Acknowledging the problem is the goal of a bipartisan group of lawmakers who are seeking to designate May 5 as National Day of Awareness for Missing and Murdered Native Women and Girls. They see S.Res.60 as a symbolic yet important first step in getting the government to take notice.

"Too many families in Indian Country have known that unimaginable suffering” when a loved one goes missing, said Sen. Steve Daines (R-Montana).

Daines introduced the measure on Monday to honor the memory of Hanna Harris, a citizen of the Northern Cheyenne Tribe who was murdered in 2013 at the age of 21. He called the violence suffered by Native women and girls a "devastating epidemic" that the government must help address.


Yet uncertainty, rumors and even fear have clouded the issue with the arrival of Republican President Donald Trump in the nation's capital. His pick to lead the Department of Justice is a former U.S. Senator who has openly questioned whether tribes should be able to arrest, prosecute and punish non-Indians who abuse their partners.

Sen. Lisa Murkowski (R-Alaska), who helped coordinate the briefing on Wednesday, took on those concerns head on as she defended her decision to support Jeff Sessions as Attorney General. She said violence against Native women "was the only subject we discussed" when her colleague came to her office for a meeting before the confirmation vote earlier this month.

"Those of us who fight for the safety of Native women in Congress are not going to let Attorney General Sessions forget what his obligation is," Murkowski said to applause.

During his confirmation hearing in January, Sessions said he opposed VAWA because he believed the tribal jurisdiction provisions to be legally suspect. The law allows non-Indians to bring challenges into the federal court system and it requires tribes, which are separate sovereigns governed by their own constitutions, to protect the rights of all defendants.

But Murkowski said those concerns do not square with the facts on the ground. Since tribes began holding non-Indian abusers accountable in connection with the law, no challenges have been filed.
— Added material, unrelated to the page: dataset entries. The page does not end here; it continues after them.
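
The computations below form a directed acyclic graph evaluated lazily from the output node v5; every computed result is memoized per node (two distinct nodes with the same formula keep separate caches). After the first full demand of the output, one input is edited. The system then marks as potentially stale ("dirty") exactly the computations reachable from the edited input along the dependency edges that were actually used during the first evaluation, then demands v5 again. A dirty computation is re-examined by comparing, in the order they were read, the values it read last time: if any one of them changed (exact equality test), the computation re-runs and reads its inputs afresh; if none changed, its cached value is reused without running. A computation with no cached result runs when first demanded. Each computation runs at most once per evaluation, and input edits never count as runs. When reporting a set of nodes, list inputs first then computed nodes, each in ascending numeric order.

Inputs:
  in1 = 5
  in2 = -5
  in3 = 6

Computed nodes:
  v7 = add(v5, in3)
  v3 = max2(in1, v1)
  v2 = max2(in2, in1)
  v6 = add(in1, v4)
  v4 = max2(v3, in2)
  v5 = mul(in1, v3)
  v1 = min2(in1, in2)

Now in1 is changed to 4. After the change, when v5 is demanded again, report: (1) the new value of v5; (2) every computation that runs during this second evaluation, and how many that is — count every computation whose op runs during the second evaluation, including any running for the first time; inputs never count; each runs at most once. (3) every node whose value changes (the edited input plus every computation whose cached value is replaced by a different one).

First demand of the output computes:
  v1 = min2(5, -5) = -5
  v3 = max2(5, -5) = 5
  v5 = mul(5, 5) = 25

After the edit, cleaning proceeds:
  v1: a read changed (in1 5->4) — executes, giving -5 — identical to its old value.
  v3: a read changed (in1 5->4) — executes, giving 4.
  v5: a read changed (in1 5->4; v3 5->4) — executes, giving 16.

Demanding v5 again yields 16.
3 computations run: v1, v3, v5.
The nodes whose values change: in1, v3, v5.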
"All of the chatter, all of the fear that we are going to have all these prolonged constitutional challenges, they didn't materialize," Murkowski said.


The strong track record is prompting lawmakers to seek additional recognitions of tribal authority. Murkowski said she and Democratic colleagues intend to re-introduce legislation to close gaps in VAWA in order to drug-related crimes as well as crimes against children and law enforcement officers in Indian Country.

The voices of Native women remain instrumental in advancing those efforts. Daines said tribal advocates from his state convinced him to vote for VAWA when he was a new member in the House.

"I went from not being sure on VAWA to breaking party lines ... and supporting VAWA ," he said of his vote back in February 2013.

But it's not just officials in power that need to be aware, according to Native women. Except for social media outlets and grassroots groups, they said the stories of their sisters tend to go ignored in mainstream society.

“Indigenous women go missing twice — once in real life and the second time in the news,” said Amanda Takes War Bonnet of the Native Women’s Society of the Great Plains, relaying a quote from Laura Madison, another advocate for missing and murdered sisters.

Takes War Bonnet, who is a citizen of the Oglala Sioux Tribe, knows from experience. Her aunt went missing when she was 10 years old and there was little attention paid to the case even as her family suspected foul play. Her aunt was a mother of three and was pregnant at the time of her sudden disappearance, War Bonnet said.

If it weren't for the persistence of a single police officer, who found her aunt's body after a two-year search, she believes the case would have gone ignored. Her aunt's husband was eventually convicted of murder, she said.

To keep similar stories from being forgotten, Takes War Bonnet's organization works with families to create a miniature traditional dress for their loved ones. She brought one in honor of Emily Blue Bird, a 24-year-old mother of two who was murdered in January, The Lakota Country Times reported, as she read the names of eight recent cases of missing and murdered women in the Great Plains.

"Historically, we identified ourselves by our dress and it is fitting to represent our sisters lost to the identity of their dress," Takes War Bonnet said. "We will use this traveling display to promote awareness in our communities and to increase protocols for the development of networking between tribes, states and national agencies for more effective action."

In Canada, the government has launched an official inquiry into missing and murdered indigenous women and girls. The effort is being overseen by five commissioners, three of whom are Native women, and is being led by Jody Wilson-Raybould, who is the first Native woman to serve as that nation's Minister of Justice and Attorney General.